Improving Restorative Sleep in Aging Adults May Help Ward Off Mental and Physical Ailments, Extend Health Span

As we grow old, our nights are frequently plagued by bouts of wakefulness, bathroom trips, and other nuisances as we lose our ability to generate the deep, restorative slumber we enjoyed in youth. But does that mean older people just need less sleep? Not according to University of California (UC) Berkeley researchers, who argue, in a review article published online on April 5, 2017 in Neuron, that the unmet sleep needs of the elderly elevate their risk of memory loss and a wide range of mental and physical disorders.
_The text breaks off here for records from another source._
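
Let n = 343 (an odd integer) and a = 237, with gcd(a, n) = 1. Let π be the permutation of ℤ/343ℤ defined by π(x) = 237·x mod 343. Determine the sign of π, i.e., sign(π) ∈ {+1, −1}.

Trace 330: π^k(330) = [330, 6, 50, 188, 309, 174, 78] for k=0..6.
Cycle lengths of π_237 on ℤ/343ℤ: [98, 98, 98, 14, 14, 14, 2, 2, 2, 1]; 10 cycles in total.
n − c = 343 − 10 = 333; sign = (−1)^333 = -1.
Via Zolotarev, sign(π_{237}) = (237|343) = -1.

-1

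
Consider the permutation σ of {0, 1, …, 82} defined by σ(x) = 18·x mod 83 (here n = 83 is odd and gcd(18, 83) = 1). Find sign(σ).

Trace 80: π^k(80) = [80, 29, 24, 17, 57, 30, 42] for k=0..6.
Decompose π into cycles: lengths [82, 1] (2 cycles, including the fixed point 0).
n − c = 83 − 2 = 81; sign = (−1)^81 = -1.
Check: (18/83) = -1 by Zolotarev.

-1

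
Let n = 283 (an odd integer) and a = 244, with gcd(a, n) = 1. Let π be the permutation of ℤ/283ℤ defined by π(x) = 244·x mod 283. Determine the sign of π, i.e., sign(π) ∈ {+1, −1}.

+1

Orbit of 158 under x↦244x: [158, 64, 51, 275, 29, 1, 244]… (length divides ord_283(244)).
Decompose π into cycles: lengths [47, 47, 47, 47, 47, 47, 1] (7 cycles, including the fixed point 0).
283 − 7 = 276 transpositions; sign(π) = (−1)^276 = +1.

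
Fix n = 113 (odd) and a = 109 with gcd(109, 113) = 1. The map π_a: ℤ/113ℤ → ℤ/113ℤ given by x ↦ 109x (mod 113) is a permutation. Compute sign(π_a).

Orbit of 16 under x↦109x: [16, 49, 30, 106, 28, 1, 109]… (length divides ord_113(109)).
Decompose π into cycles: lengths [7, 7, 7, 7, 7, 7, 7, 7, 7, 7, 7, 7, 7, 7, 7, 7, 1] (17 cycles, including the fixed point 0).
n − c = 113 − 17 = 96; sign = (−1)^96 = +1.
Zolotarev: (109|113) = +1, matching the cycle-count sign.

+1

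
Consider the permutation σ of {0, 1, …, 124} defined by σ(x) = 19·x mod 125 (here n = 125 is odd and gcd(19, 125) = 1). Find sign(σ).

+1

Trace 81: π^k(81) = [81, 39, 116, 79, 1, 19, 111] for k=0..6.
The orbit structure of x ↦ 19x mod 125: 7 orbits of sizes [50, 50, 10, 10, 2, 2, 1].
125 − 7 = 118 transpositions; sign(π) = (−1)^118 = +1.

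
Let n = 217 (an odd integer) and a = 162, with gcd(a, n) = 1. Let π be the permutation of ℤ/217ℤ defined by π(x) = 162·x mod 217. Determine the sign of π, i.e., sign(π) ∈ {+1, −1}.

Orbit of 8 under x↦162x: [8, 211, 113, 78, 50, 71, 1]… (length divides ord_217(162)).
π_162 has 21 disjoint cycles with lengths [15, 15, 15, 15, 15, 15, 15, 15, 15, 15, 15, 15, 15, 15, 1, 1, 1, 1, 1, 1, 1] on {0,…,216}.
217 − 21 = 196 transpositions; sign(π) = (−1)^196 = +1.

+1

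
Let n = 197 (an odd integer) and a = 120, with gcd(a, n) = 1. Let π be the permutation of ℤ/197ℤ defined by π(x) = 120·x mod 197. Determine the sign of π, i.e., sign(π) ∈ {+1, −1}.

Orbit of 113 under x↦120x: [113, 164, 177, 161, 14, 104, 69]… (length divides ord_197(120)).
Cycle type of π: 28×7 + 1; total 8 cycles.
With 8 cycles on 197 points, sign = (−1)^{197−8} = -1.
The Jacobi symbol (120|197) = -1 (Zolotarev) agrees.

-1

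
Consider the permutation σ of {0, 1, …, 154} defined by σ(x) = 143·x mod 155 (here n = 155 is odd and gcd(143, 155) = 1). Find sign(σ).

Start at x=63: 63 → 19 → 82 → 101 → 28 → 129 → 2 → … (one orbit).
Decompose π into cycles: lengths [60, 60, 15, 15, 4, 1] (6 cycles, including the fixed point 0).
155 − 6 = 149 transpositions; sign(π) = (−1)^149 = -1.
Check: (143/155) = -1 by Zolotarev.

-1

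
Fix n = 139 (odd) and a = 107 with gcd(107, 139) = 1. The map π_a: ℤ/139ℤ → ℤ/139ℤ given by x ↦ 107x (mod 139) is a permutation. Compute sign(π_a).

Start at x=100: 100 → 136 → 96 → 125 → 31 → 120 → 52 → … (one orbit).
3 cycles of lengths [69, 69, 1].
With 3 cycles on 139 points, sign = (−1)^{139−3} = +1.
(107|139)_J = +1 (Zolotarev's lemma cross-check).

+1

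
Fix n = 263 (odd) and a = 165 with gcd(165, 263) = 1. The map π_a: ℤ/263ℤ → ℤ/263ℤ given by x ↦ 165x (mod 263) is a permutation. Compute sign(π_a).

-1

Trace 29: π^k(29) = [29, 51, 262, 98, 127, 178, 177] for k=0..6.
Decompose π into cycles: lengths [262, 1] (2 cycles, including the fixed point 0).
n − c = 263 − 2 = 261; sign = (−1)^261 = -1.
Zolotarev: (165|263) = -1, matching the cycle-count sign.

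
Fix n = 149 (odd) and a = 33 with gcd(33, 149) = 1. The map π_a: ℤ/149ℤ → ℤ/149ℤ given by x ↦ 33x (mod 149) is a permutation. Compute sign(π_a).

Start at x=63: 63 → 142 → 67 → 125 → 102 → 88 → 73 → … (one orbit).
π_33 has 5 disjoint cycles with lengths [37, 37, 37, 37, 1] on {0,…,148}.
sign(π) = (−1)^{n − #cycles} = (−1)^{149−5} = (−1)^144 = +1.

+1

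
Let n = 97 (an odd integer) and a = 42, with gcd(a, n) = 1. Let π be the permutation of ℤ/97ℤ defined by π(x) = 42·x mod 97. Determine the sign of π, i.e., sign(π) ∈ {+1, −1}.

-1

Start at x=51: 51 → 8 → 45 → 47 → 34 → 70 → 30 → … (one orbit).
Cycle type of π: 32×3 + 1; total 4 cycles.
n − c = 97 − 4 = 93; sign = (−1)^93 = -1.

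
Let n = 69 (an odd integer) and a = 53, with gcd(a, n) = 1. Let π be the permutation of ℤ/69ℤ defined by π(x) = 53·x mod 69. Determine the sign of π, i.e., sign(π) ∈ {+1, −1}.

Trace 11: π^k(11) = [11, 31, 56, 1, 53, 49, 44] for k=0..6.
5 cycles of lengths [22, 22, 22, 2, 1].
5 cycles on 69: each ℓ→(−1)^(ℓ−1), product (−1)^64 = +1.

+1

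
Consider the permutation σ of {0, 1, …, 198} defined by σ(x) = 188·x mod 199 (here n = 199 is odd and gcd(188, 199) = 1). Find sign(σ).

+1

Orbit of 121 under x↦188x: [121, 62, 114, 139, 63, 103, 61]… (length divides ord_199(188)).
The orbit structure of x ↦ 188x mod 199: 19 orbits of sizes [11, 11, 11, 11, 11, 11, 11, 11, 11, 11, 11, 11, 11, 11, 11, 11, 11, 11, 1].
n − c = 199 − 19 = 180; sign = (−1)^180 = +1.
Check: (188/199) = +1 by Zolotarev.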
The open-access review is titled “Sleep and Human Aging.” "Nearly every disease killing us in later life has a causal link to lack of sleep," said the article's senior author, Matthew Walker, Ph.D., a UC Berkeley Professor of Psychology and Neuroscience. "We've done a good job of extending life span, but a poor job of extending our health span. We now see sleep, and improving sleep, as a new pathway for helping remedy that." Unlike more cosmetic markers of aging, such as wrinkles and gray hair, sleep deterioration has been linked to such conditions as Alzheimer's disease, heart disease, obesity, diabetes, and stroke, he said. Though older people are less likely than younger cohorts to notice and/or report mental fogginess and other symptoms of sleep deprivation, numerous brain studies reveal how poor sleep leave the older people cognitively worse off. Moreover, the shift from deep, consolidated sleep in youth to fitful, dissatisfying sleep can start as early as one's 30s, paving the way for sleep-related cognitive and physical ailments in middle age. And, while the pharmaceutical industry is raking in billions by catering to insomniacs, Dr.